An extension of Newsweek’s opinion section, "The Debate," which features opposing thinkers debating hot issues in written format, the new series will present “intense, yet civil debate” audio debate.
The hosts are Newsweek Opinion Editor Josh Hammer and Deputy Opinion Editor Batya Ungar-Sargon. The pair are far apart on the political spectrum.
“Americans have not only come to align themselves within Red and Blue silos, imbibing differing opinions and narratives — but to see the world itself through prisms of competing facts,” states Hammer. “We at Newsweek's "The Debate" seek to remedy this tragic flaw by delving into the tough, thorny issues. We'll air it out and hear each other.”
“Many see those they disagree with on policy issues as mortal enemies, people unworthy of convincing.
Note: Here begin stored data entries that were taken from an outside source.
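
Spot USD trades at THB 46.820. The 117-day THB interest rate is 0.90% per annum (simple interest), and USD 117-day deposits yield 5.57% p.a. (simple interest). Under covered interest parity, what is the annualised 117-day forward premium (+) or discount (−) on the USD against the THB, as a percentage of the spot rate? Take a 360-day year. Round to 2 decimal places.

-4.59%

T = 117/360 years.
No-arbitrage forward: 46.82 × 1.002925 / 1.0181025 = 46.122025 THB/USD.
Annualised premium = (F − S)/S × (1/T) = (46.122025 − 46.82)/46.82 ÷ (117/360) = -4.59%.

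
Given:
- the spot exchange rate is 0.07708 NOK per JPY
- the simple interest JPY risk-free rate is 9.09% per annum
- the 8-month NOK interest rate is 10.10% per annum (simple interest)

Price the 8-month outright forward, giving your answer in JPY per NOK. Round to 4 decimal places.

12.8917

T = 8/12 years.
NOK accumulates by 1 + 0.1010×8/12 = 1.06733333.
JPY growth factor: 1 + 0.0909×8/12 = 1.060600.
CIP: F = S · (grow NOK)/(grow JPY) = 0.07708 × 1.06733333/1.060600 = 0.077569350 NOK per JPY.
Quoted the other way: 1/0.077569350 = 12.8917 JPY per NOK.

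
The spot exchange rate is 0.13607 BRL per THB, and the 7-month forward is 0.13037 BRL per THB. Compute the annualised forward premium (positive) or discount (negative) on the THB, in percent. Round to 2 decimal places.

T = 7/12 years.
THB trades forward at -4.18902% vs spot over the period.
Annualise by dividing by T: -0.0418902 / (7/12) = -0.071812 → -7.18%.

-7.18%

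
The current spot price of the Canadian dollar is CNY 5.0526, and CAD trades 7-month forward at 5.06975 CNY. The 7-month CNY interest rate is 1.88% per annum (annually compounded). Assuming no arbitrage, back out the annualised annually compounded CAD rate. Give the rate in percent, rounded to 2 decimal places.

T = 7/12 years.
F/S = 5.06975/5.0526 = 1.0033943 = (growth of CNY) / (growth of CAD).
The CNY side grows by (1 + 0.0188)^(7/12) = 1.0109241.
That pins the CAD growth at 1.0075043.
r = 1.0075043^(12/7) − 1 = 0.012899 → 1.29%.

1.29%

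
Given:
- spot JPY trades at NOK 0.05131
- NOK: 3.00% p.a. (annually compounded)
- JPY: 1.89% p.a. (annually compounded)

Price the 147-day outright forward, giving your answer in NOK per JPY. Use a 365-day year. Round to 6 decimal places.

0.051534

T = 147/365 years.
Growth of 1 NOK over T: (1 + 0.0300)^(147/365) = 1.0119756.
JPY accumulates by (1 + 0.0189)^(147/365) = 1.0075692.
CIP: F = S · (grow NOK)/(grow JPY) = 0.05131 × 1.0119756/1.0075692 = 0.05153439 NOK per JPY.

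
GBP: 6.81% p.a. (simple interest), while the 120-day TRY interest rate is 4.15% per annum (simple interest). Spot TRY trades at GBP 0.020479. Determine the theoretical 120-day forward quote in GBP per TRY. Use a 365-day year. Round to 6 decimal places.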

This is an absolute disaster for our nation, and one that only civil discourse and debate can fix,” adds Ungar-Sargon.
The 85-year-old magazine presented experimental weekly episodes starting in April, covering topics such as reparations in the U.S., Israel vs. Palestinians, the legalization of marijuana and cancel culture.
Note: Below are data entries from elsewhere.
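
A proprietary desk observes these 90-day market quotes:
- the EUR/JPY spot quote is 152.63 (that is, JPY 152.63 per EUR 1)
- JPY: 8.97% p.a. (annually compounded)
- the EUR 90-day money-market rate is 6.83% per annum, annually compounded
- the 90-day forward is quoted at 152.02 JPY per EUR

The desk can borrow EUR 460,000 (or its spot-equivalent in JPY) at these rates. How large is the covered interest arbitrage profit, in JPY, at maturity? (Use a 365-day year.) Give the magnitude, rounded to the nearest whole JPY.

T = 90/365 years.
Keep in EUR, deliver into the forward: 460,000·1.0164243077·152.02 = JPY 71,077,738.70.
Swap to JPY now, deposit: 460,000·152.63·1.0214073394 = JPY 71,712,805.02.
The quoted forward undervalues EUR, so borrow EUR, convert to JPY at spot, deposit the JPY at 8.97%, and buy EUR forward at 152.02 to cover the loan.
Arbitrage profit = |71,077,738.70 − 71,712,805.02| = JPY 635,066.

JPY 635,066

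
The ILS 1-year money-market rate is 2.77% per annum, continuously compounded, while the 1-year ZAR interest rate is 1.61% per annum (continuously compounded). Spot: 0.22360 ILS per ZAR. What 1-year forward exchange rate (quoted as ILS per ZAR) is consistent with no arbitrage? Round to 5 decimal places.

T = 1 year.
ILS growth factor: e^(0.0277×1) = 1.0280872.
ZAR growth factor: e^(0.0161×1) = 1.0162303.
Forward (ILS per ZAR) = 0.2236 × 1.0280872 / 1.0162303 = 0.2262089.

0.22621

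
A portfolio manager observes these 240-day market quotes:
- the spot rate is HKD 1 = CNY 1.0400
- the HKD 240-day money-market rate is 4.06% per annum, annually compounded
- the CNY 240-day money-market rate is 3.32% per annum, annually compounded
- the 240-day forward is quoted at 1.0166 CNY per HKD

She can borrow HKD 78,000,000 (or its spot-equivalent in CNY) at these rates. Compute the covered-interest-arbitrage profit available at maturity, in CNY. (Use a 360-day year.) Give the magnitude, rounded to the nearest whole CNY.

CNY 1,478,886

T = 240/360 years.
Route A — deposit HKD, sell forward: 78,000,000 × 1.0268867442 × 1.0166 = CNY 81,426,779.00.
Route B — convert at spot, deposit CNY: 78,000,000 × 1.0400 × 1.0220126351 = CNY 82,905,664.96.
The quoted forward undervalues HKD, so borrow HKD, convert to CNY at spot, deposit the CNY at 3.32%, and buy HKD forward at 1.0166 to cover the loan.
Arbitrage profit = |81,426,779.00 − 82,905,664.96| = CNY 1,478,886.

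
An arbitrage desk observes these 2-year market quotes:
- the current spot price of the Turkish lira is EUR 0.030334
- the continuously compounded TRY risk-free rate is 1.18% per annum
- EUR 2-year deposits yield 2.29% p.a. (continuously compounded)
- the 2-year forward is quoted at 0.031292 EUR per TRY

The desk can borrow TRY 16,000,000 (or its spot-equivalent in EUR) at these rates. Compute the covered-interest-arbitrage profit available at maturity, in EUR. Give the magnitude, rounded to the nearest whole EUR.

T = 2 years.
Route A — deposit TRY, sell forward: 16,000,000 × 1.02388068 × 0.031292 = EUR 512,628.39.
Route B — convert at spot, deposit EUR: 16,000,000 × 0.030334 × 1.04686502 = EUR 508,089.66.
The quoted forward overvalues TRY, so borrow EUR, buy TRY at spot, deposit the TRY at 1.18%, and sell the proceeds forward at 0.031292.
Arbitrage profit = |512,628.39 − 508,089.66| = EUR 4,539.

EUR 4,539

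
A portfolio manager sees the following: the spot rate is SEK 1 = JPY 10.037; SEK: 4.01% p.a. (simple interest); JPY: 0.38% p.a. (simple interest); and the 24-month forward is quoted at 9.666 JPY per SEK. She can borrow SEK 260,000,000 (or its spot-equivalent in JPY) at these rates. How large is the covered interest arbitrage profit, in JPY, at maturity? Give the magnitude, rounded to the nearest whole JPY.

T = 2 years.
Route A — deposit SEK, sell forward: 260,000,000 × 1.080200 × 9.666 = JPY 2,714,715,432.00.
Route B — convert at spot, deposit JPY: 260,000,000 × 10.037 × 1.007600 = JPY 2,629,453,112.00.
The quoted forward overvalues SEK, so borrow JPY, buy SEK at spot, deposit the SEK at 4.01%, and sell the proceeds forward at 9.666.
Arbitrage profit = |2,714,715,432.00 − 2,629,453,112.00| = JPY 85,262,320.

JPY 85,262,320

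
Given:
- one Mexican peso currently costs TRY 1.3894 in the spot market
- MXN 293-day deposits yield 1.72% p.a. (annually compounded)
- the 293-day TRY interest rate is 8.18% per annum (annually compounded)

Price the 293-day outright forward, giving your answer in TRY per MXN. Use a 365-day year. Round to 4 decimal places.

T = 293/365 years.
Growth of 1 TRY over T: (1 + 0.0818)^(293/365) = 1.0651509.
MXN accumulates by (1 + 0.0172)^(293/365) = 1.0137839.
So F = 1.3894 × 1.0651509 / 1.0137839 = 1.459799 (TRY/MXN).

1.4598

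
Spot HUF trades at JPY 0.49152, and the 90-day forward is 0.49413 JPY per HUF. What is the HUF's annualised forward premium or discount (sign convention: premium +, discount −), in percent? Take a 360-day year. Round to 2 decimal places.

+2.12%

T = 90/360 years.
HUF trades forward at +0.53101% vs spot over the period.
Per annum: 0.0053101 / (90/360) = 0.021240 = 2.12%.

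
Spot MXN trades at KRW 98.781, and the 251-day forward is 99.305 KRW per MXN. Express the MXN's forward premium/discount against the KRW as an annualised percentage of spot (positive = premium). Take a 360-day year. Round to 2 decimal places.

+0.76%

T = 251/360 years.
Period premium: (99.305 − 98.781)/98.781 = 0.0053047.
×(1/T) gives 0.76% p.a.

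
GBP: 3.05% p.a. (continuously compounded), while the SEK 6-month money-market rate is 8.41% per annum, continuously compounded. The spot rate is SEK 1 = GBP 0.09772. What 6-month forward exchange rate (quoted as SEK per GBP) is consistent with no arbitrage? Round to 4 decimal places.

T = 6/12 years.
GBP growth factor: e^(0.0305×6/12) = 1.01536687.
Growth of 1 SEK over T: e^(0.0841×6/12) = 1.04294662.
CIP: F = S · (grow GBP)/(grow SEK) = 0.09772 × 1.01536687/1.04294662 = 0.095135886 GBP per SEK.
Invert for SEK per GBP: 1 / 0.095135886 = 10.5113.

10.5113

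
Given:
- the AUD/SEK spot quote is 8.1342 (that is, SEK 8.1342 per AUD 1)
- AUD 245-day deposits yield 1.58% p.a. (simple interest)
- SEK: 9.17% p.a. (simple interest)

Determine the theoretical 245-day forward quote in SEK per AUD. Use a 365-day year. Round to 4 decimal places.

T = 245/365 years.
SEK accumulates by 1 + 0.0917×245/365 = 1.0615521.
Growth of 1 AUD over T: 1 + 0.0158×245/365 = 1.0106055.
So F = 8.1342 × 1.0615521 / 1.0106055 = 8.544261 (SEK/AUD).

8.5443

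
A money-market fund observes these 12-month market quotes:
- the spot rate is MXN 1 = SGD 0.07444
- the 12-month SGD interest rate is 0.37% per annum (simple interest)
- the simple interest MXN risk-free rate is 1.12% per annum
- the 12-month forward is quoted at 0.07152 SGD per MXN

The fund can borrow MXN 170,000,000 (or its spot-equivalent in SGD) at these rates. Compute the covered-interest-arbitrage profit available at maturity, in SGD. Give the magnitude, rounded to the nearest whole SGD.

T = 1 year.
Route A — deposit MXN, sell forward: 170,000,000 × 1.011200 × 0.07152 = SGD 12,294,574.08.
Route B — convert at spot, deposit SGD: 170,000,000 × 0.07444 × 1.003700 = SGD 12,701,622.76.
The quoted forward undervalues MXN, so borrow MXN, convert to SGD at spot, deposit the SGD at 0.37%, and buy MXN forward at 0.07152 to cover the loan.
Arbitrage profit = |12,294,574.08 − 12,701,622.76| = SGD 407,049.

SGD 407,049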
The first “rollout” episode, available today, tackles sexual mores in the post #MeToo era and the potentially murky distinction between flirting and harassment.
Debating these topics are Jill Filipovic, author of “OK Boomer, Let’s Talk: How My Generation Got Left Behind” and “The H-Spot: The Feminist Pursuit of Happiness,” and culture writer Kat Rosenfield, co-host of the "Feminine Chaos" podcast.
The show has also established partnerships with two public debate forums: American Public Square and Pairagraph. This will enable the podcast’s hosts to present audience-driven debates and engage prominent voices and engaged citizens from across the country.
Newsweek’s page views have jump 28%
between January–May 2020 and the same period this year. There was a 20% rise in new users for the opinion section and a 47% spike in page views Q1 2019 to Q1 2020.
“Formidable problems don’t call for one-sided debate. Newsweek’s audience has confirmed that ideas and ideals from both sides make for engaging dialogue that can educate and illuminate, putting us all in a better position to address the challenges at hand,” states Dev Pragad, CEO, Newsweek.